# Компьютерные технологии > Операционные системы >  Microsoft «целится себе в ногу»

## Tcinet

Корпорация Microsoft продлила до середины 2018 год срок существования своего приложения EMET (Enhanced Mitigation Toolkit) – набора эффективных средств, предотвращающих эксплуатацию уязвимостей. Ранее корпорация намеревалась отказаться от EMET уже с 2017 года. Тем не менее, Microsoft сохраняет твердую уверенность в том, что программа более не нужна, и отказ от нее – лишь вопрос времени. По словам руководителям направления защиты операционных систем Microsoft Джефри Сазерленда, EMET, являясь дополнительным, не встроенным в ОС Windows средством защиты, замедляет быстродействие системы и может мешать запуску и работе других легитимных программ. В то же время все защитные функции EMET уже реализованы во встроенных в Windows 10 механизмах защиты.

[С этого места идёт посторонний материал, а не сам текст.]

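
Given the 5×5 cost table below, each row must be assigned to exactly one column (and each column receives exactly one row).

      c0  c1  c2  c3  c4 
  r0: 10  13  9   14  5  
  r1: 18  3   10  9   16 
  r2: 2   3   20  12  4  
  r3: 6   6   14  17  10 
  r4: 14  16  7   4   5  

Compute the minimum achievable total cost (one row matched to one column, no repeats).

optimal assignment: row0→col2 (cost 9), row1→col1 (cost 3), row2→col4 (cost 4), row3→col0 (cost 6), row4→col3 (cost 4)
total = 9 + 3 + 4 + 6 + 4 = 26

Minimum assignment cost: 26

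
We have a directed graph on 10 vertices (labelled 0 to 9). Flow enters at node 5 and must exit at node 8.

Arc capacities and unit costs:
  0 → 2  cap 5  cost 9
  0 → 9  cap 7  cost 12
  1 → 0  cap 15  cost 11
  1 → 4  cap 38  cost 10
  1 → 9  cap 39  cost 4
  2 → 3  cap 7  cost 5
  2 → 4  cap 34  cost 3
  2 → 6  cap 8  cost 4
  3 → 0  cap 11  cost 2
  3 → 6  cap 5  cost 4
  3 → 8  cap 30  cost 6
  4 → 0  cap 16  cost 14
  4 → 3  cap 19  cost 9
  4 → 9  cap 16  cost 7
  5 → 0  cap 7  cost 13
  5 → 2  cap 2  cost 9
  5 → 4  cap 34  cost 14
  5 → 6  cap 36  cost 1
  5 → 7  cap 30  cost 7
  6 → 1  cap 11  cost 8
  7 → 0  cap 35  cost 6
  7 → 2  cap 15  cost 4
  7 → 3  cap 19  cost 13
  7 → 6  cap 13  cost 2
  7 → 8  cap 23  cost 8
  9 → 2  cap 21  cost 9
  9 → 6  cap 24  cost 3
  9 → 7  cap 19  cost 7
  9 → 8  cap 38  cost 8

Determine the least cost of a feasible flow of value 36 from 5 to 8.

shortest-cost path #1: 5→7→8 push 23 @ unit cost 15 (adds 345)
shortest-cost path #2: 5→2→3→8 push 2 @ unit cost 20 (adds 40)
shortest-cost path #3: 5→6→1→9→8 push 11 @ unit cost 21 (adds 231)
total cost = 616

Minimum cost for 36 units: 616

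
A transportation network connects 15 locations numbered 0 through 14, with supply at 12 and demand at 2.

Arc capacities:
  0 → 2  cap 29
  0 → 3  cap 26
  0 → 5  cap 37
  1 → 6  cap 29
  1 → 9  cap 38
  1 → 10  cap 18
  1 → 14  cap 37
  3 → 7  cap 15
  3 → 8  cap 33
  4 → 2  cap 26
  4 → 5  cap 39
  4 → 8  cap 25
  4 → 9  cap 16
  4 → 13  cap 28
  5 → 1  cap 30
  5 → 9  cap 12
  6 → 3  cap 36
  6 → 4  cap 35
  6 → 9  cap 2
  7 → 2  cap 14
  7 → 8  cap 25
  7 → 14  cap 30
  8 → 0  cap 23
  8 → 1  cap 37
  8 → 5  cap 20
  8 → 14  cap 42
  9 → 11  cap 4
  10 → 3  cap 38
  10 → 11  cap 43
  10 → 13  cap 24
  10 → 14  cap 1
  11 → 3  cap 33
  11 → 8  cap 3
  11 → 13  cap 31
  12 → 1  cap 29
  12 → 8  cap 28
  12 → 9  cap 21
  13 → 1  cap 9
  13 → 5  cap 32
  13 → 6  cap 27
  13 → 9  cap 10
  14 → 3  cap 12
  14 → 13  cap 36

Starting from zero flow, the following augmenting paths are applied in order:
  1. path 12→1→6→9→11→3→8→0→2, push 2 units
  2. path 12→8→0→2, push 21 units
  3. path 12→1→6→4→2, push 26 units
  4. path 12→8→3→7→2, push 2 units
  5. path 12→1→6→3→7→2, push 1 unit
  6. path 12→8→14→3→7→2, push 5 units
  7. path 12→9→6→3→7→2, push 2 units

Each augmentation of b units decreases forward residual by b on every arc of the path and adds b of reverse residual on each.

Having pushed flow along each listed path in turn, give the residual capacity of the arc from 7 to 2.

Residual capacity of (7,2): 4

after path 1 (12→1→6→9→11→3→8→0→2, push 2): res(7,2)=14
after path 2 (12→8→0→2, push 21): res(7,2)=14
after path 3 (12→1→6→4→2, push 26): res(7,2)=14
after path 4 (12→8→3→7→2, push 2): res(7,2)=12
after path 5 (12→1→6→3→7→2, push 1): res(7,2)=11
after path 6 (12→8→14→3→7→2, push 5): res(7,2)=6
after path 7 (12→9→6→3→7→2, push 2): res(7,2)=4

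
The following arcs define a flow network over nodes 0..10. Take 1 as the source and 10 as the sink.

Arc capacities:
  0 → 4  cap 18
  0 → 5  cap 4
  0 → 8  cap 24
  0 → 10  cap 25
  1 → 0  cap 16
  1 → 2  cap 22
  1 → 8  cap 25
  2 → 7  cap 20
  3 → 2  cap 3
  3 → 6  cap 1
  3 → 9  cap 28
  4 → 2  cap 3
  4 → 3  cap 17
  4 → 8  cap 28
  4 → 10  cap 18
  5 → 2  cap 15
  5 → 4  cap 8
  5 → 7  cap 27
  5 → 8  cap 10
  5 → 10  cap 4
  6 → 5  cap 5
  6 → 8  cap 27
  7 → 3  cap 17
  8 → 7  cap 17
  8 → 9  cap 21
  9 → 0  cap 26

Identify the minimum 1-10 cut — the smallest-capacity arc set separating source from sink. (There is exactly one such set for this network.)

Min-cut arcs: {(1,0), (3,6), (9,0)} (total capacity 43)

augment #1: 1→0→10 push 16
augment #2: 1→8→9→0→10 push 9
augment #3: 1→8→9→0→4→10 push 12
augment #4: 1→2→7→3→6→5→10 push 1
augment #5: 1→2→7→3→9→0→4→10 push 5
max flow = 43; residual-reachable set from 1 gives S-side
cut edges (S→T): {(1,0), (3,6), (9,0)} total cap 43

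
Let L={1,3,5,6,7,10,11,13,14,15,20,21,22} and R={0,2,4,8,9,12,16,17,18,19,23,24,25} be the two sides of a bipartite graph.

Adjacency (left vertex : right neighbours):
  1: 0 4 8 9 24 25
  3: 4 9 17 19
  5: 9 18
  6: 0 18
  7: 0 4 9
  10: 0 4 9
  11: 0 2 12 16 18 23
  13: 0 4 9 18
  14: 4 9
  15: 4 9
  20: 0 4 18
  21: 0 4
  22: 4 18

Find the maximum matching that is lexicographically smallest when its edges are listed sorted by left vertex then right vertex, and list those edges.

|M| = 7 (so the lex-smallest maximum matching has 7 edges)
process left vertices in ascending order; for each, take the smallest-labelled available neighbour that still permits 7 edges overall, or leave it unmatched if none does
lex-smallest matching: {1-8, 3-17, 5-9, 6-0, 7-4, 11-2, 13-18}

Lex-smallest maximum matching: {(1,8), (3,17), (5,9), (6,0), (7,4), (11,2), (13,18)}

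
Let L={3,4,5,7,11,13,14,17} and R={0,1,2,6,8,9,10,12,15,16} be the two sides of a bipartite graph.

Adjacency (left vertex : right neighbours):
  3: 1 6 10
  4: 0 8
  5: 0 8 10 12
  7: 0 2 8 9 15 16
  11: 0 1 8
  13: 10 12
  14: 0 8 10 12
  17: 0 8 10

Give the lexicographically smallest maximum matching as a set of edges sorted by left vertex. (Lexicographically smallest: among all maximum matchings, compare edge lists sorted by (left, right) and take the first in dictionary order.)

Lex-smallest maximum matching: {(3,6), (4,0), (5,8), (7,2), (11,1), (13,10), (14,12)}

|M| = 7 (so the lex-smallest maximum matching has 7 edges)
process left vertices in ascending order; for each, take the smallest-labelled available neighbour that still permits 7 edges overall, or leave it unmatched if none does
lex-smallest matching: {3-6, 4-0, 5-8, 7-2, 11-1, 13-10, 14-12}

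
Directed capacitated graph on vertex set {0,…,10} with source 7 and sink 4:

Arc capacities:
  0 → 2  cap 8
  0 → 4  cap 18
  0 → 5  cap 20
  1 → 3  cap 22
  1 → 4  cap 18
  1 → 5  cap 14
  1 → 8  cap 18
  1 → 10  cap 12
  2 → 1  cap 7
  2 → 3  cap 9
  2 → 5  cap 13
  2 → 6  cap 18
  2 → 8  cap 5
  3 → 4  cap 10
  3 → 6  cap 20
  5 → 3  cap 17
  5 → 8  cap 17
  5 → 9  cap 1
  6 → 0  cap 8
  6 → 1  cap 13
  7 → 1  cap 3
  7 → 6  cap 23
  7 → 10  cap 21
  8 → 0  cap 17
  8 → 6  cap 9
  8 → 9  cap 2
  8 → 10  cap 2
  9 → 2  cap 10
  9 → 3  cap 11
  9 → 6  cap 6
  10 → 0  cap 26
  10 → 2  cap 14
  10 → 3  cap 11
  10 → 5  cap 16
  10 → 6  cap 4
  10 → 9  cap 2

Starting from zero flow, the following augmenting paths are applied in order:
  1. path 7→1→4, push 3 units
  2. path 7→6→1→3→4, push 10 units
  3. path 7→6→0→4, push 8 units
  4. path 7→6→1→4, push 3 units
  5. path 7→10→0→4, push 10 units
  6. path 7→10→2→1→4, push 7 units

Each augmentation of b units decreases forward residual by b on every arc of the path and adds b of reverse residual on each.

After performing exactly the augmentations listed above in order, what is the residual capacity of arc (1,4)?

after path 1 (7→1→4, push 3): res(1,4)=15
after path 2 (7→6→1→3→4, push 10): res(1,4)=15
after path 3 (7→6→0→4, push 8): res(1,4)=15
after path 4 (7→6→1→4, push 3): res(1,4)=12
after path 5 (7→10→0→4, push 10): res(1,4)=12
after path 6 (7→10→2→1→4, push 7): res(1,4)=5

Residual capacity of (1,4): 5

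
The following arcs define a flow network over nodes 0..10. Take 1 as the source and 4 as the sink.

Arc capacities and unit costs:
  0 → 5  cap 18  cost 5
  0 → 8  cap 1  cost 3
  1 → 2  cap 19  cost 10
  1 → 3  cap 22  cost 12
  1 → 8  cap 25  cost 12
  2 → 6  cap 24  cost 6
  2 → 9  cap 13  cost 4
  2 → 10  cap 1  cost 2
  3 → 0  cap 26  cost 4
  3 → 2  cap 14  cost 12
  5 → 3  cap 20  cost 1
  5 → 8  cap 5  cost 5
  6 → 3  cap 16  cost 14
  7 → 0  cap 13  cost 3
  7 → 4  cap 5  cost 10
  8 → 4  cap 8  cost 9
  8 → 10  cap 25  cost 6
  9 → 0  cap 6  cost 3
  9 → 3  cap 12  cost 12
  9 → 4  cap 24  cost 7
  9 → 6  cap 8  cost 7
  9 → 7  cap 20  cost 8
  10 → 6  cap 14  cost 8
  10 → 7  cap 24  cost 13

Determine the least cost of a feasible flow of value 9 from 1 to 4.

Minimum cost for 9 units: 189

shortest-cost path #1: 1→8→4 push 8 @ unit cost 21 (adds 168)
shortest-cost path #2: 1→2→9→4 push 1 @ unit cost 21 (adds 21)
total cost = 189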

Однако многие исследователи категорически с этим не согласны. К их числу относится, например, Уилл Дорман, авторитетный специалист Координационного центра реагирования на компьютерные угрозы (CERT) Университета Карнеги-Меллон. Он опубликовал статью, из которой следует, что компьютер, использующий ОС Windows 10 и приложение EMET, по 13 параметрам выигрывает в степени защищенности у такого же компьютера без EMET. Более того, Дорман уверен, что даже компьютер на Windows 7 с запущенным приложением EMET защищен надежнее, чем устройство, защищенное лишь встроенными механизмами Windows 10. Как и многие аналитики, Уилл Дорман полагает, что, собираясь расстаться с EMET, Microsoft готовится «выстрелить себе в ногу», заметно ослабив защищенность своей ОС.

----------